Audi has become the UK’s fourth best-selling auto-maker, behind Ford, Vauxhall and Volkswagen.
Already this year’s sales match the 2012 record of more than 123,000, and are expected to hit a total of between 140,000 and 145,000 by year’s end.
This has been achieved without a single model appearing in the top-10 list of best-sellers. “We are not dependent on any single model and have no overheated segments,” Audi says.
Instead, Audi has progressed by constantly adding to its product portfolio. In 2001 it had a range of just 17 models. Today the total is 47, and this will grow to 60 by 2015.
“We have been building to this since 1967,” Audi says. “We now have our strongest demand ever. Customers are voting with their feet. There is a flight to premium, and premium is where the profits are made.”
Audi now commands a 6.4% share of the UK market compared to 5.9% for BMW and 4.8% for Mercedes-Benz.
But the company is not complacent. It knows that model cycles can shift the balance in any year. The BMW 3 Series is younger than the Audi A4, for instance, and next year there will be a new Mercedes C-Class to put pressure on both.
And Audi’s ultimate growth will be restricted by supply. “Most of the cars we sell have a bespoke spec. We hardly ever order for stock.
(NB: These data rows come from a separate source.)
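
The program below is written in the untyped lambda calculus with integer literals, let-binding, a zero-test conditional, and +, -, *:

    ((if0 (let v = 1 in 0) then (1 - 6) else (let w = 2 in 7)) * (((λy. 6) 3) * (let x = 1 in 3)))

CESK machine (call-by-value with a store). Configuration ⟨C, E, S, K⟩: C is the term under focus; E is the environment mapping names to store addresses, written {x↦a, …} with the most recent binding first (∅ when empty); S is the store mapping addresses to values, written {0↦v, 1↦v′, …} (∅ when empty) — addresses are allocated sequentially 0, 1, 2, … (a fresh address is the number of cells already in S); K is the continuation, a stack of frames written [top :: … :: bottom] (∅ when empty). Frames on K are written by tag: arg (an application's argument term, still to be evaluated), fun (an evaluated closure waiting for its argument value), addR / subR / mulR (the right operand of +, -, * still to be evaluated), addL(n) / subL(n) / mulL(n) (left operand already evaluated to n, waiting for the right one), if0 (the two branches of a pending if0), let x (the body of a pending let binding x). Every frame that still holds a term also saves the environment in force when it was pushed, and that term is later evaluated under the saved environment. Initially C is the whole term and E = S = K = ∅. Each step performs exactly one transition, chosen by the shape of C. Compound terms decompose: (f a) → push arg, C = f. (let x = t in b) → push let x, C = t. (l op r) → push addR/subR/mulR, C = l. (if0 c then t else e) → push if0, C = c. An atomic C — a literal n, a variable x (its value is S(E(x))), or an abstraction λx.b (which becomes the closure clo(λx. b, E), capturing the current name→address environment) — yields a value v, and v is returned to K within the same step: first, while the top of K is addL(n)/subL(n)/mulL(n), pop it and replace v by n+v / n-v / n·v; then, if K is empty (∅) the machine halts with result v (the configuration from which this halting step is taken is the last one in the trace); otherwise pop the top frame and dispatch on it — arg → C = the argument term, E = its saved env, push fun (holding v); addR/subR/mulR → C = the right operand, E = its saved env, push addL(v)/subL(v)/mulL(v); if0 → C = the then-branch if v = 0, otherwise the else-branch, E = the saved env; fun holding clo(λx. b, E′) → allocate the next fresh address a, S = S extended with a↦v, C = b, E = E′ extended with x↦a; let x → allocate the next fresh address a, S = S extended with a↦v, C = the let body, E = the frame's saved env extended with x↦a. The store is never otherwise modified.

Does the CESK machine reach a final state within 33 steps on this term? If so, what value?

Answer: -90

Machine steps:
t=0: ⟨C=((if0 (let v = 1 in 0) then (1 - 6) else (let w = 2 in 7)) * (((λy. 6) 3) * (let x = 1 in 3))); E=∅; S=∅; K=∅⟩
t=1: ⟨C=(if0 (let v = 1 in 0) then (1 - 6) else (let w = 2 in 7)); E=∅; S=∅; K=[mulR]⟩
t=2: ⟨C=(let v = 1 in 0); E=∅; S=∅; K=[if0 :: mulR]⟩
t=3: ⟨C=1; E=∅; S=∅; K=[let v :: if0 :: mulR]⟩
t=4: ⟨C=0; E={v↦0}; S={0↦1}; K=[if0 :: mulR]⟩
t=5: ⟨C=(1 - 6); E=∅; S={0↦1}; K=[mulR]⟩
t=6: ⟨C=1; E=∅; S={0↦1}; K=[subR :: mulR]⟩
t=7: ⟨C=6; E=∅; S={0↦1}; K=[subL(1) :: mulR]⟩
t=8: ⟨C=(((λy. 6) 3) * (let x = 1 in 3)); E=∅; S={0↦1}; K=[mulL(-5)]⟩
t=9: ⟨C=((λy. 6) 3); E=∅; S={0↦1}; K=[mulR :: mulL(-5)]⟩
t=10: ⟨C=(λy. 6); E=∅; S={0↦1}; K=[arg :: mulR :: mulL(-5)]⟩
t=11: ⟨C=3; E=∅; S={0↦1}; K=[fun :: mulR :: mulL(-5)]⟩
t=12: ⟨C=6; E={y↦1}; S={0↦1, 1↦3}; K=[mulR :: mulL(-5)]⟩
t=13: ⟨C=(let x = 1 in 3); E=∅; S={0↦1, 1↦3}; K=[mulL(6) :: mulL(-5)]⟩
t=14: ⟨C=1; E=∅; S={0↦1, 1↦3}; K=[let x :: mulL(6) :: mulL(-5)]⟩
t=15: ⟨C=3; E={x↦2}; S={0↦1, 1↦3, 2↦1}; K=[mulL(6) :: mulL(-5)]⟩
→ final value -90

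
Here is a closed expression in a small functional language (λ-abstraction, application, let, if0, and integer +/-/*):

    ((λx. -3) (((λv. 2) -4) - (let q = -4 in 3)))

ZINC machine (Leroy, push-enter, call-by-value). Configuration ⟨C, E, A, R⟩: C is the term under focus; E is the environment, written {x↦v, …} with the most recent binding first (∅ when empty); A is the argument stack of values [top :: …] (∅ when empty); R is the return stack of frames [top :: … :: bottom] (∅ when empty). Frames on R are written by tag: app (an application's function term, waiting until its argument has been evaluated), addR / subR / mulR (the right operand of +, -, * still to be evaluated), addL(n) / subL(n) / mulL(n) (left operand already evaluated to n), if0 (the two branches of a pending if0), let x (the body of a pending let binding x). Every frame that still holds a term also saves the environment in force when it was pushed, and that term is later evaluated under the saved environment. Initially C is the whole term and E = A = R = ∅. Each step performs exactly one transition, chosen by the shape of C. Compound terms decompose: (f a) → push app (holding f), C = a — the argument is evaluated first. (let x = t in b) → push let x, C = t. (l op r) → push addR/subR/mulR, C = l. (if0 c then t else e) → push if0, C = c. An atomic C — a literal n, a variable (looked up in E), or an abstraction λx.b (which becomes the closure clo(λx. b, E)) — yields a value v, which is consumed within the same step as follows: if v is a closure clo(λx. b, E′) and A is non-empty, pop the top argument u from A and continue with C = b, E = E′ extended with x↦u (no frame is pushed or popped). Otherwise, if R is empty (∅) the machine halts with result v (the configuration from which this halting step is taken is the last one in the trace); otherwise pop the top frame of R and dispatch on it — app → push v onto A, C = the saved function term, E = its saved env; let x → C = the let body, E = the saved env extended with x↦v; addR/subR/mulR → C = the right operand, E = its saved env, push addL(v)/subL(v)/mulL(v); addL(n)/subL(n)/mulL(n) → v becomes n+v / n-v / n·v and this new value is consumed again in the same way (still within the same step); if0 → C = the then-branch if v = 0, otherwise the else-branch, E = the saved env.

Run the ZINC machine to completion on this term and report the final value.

Answer: -3

Machine steps:
[0] [C=((λx. -3) (((λv. 2) -4) - (let q = -4 in 3))) | E=∅ | A=∅ | R=∅]
[1] [C=(((λv. 2) -4) - (let q = -4 in 3)) | E=∅ | A=∅ | R=[app]]
[2] [C=((λv. 2) -4) | E=∅ | A=∅ | R=[subR :: app]]
[3] [C=-4 | E=∅ | A=∅ | R=[app :: subR :: app]]
[4] [C=(λv. 2) | E=∅ | A=[-4] | R=[subR :: app]]
[5] [C=2 | E={v↦-4} | A=∅ | R=[subR :: app]]
[6] [C=(let q = -4 in 3) | E=∅ | A=∅ | R=[subL(2) :: app]]
[7] [C=-4 | E=∅ | A=∅ | R=[let q :: subL(2) :: app]]
[8] [C=3 | E={q↦-4} | A=∅ | R=[subL(2) :: app]]
[9] [C=(λx. -3) | E=∅ | A=[-1] | R=∅]
[10] [C=-3 | E={x↦-1} | A=∅ | R=∅]
→ final value -3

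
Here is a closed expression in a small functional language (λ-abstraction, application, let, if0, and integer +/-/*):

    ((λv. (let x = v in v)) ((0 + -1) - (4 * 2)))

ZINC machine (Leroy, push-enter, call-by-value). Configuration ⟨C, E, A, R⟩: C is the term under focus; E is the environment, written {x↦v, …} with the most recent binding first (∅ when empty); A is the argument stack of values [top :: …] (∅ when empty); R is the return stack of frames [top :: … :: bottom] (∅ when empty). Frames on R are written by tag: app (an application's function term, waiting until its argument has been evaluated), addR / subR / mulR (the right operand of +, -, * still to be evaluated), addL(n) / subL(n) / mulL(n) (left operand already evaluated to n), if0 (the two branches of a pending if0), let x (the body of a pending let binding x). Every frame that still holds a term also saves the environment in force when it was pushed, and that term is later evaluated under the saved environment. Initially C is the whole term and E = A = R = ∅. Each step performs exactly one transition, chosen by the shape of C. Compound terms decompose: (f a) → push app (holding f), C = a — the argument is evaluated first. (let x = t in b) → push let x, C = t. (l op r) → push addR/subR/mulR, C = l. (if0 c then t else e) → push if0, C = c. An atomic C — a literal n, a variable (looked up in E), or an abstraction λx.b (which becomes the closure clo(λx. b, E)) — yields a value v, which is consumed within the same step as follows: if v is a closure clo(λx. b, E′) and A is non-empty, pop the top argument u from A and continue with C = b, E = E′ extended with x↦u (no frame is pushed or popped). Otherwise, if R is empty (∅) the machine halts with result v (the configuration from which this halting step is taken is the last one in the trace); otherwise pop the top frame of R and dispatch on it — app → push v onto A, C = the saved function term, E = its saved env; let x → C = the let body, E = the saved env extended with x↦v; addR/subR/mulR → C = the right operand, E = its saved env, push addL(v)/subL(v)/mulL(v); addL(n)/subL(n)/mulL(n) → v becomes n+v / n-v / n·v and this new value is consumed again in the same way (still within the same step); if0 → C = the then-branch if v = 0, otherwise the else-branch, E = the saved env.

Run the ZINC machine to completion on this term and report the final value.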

The problems we face are those of supply, not demand,” the company says.
A third of all Audis sold in the UK are all-wheel-drive quattro models, and an increasing number are high-performance RS versions.
Audi will soon take its tally of RS models to seven with the RS7 and its first super-fast SUV, the RS Q3. The RS7 is powered by a 556bhp 4.0-litre V8 engine and is priced at just under £83,500, while the RS Q3 has a 306bhp 2.5-litre five-cylinder power unit and costs £43,000.
RS models account for between 3% and 5% of all sales with some ranges, and Audi expects to sell more than 1,100 of them in the UK this year.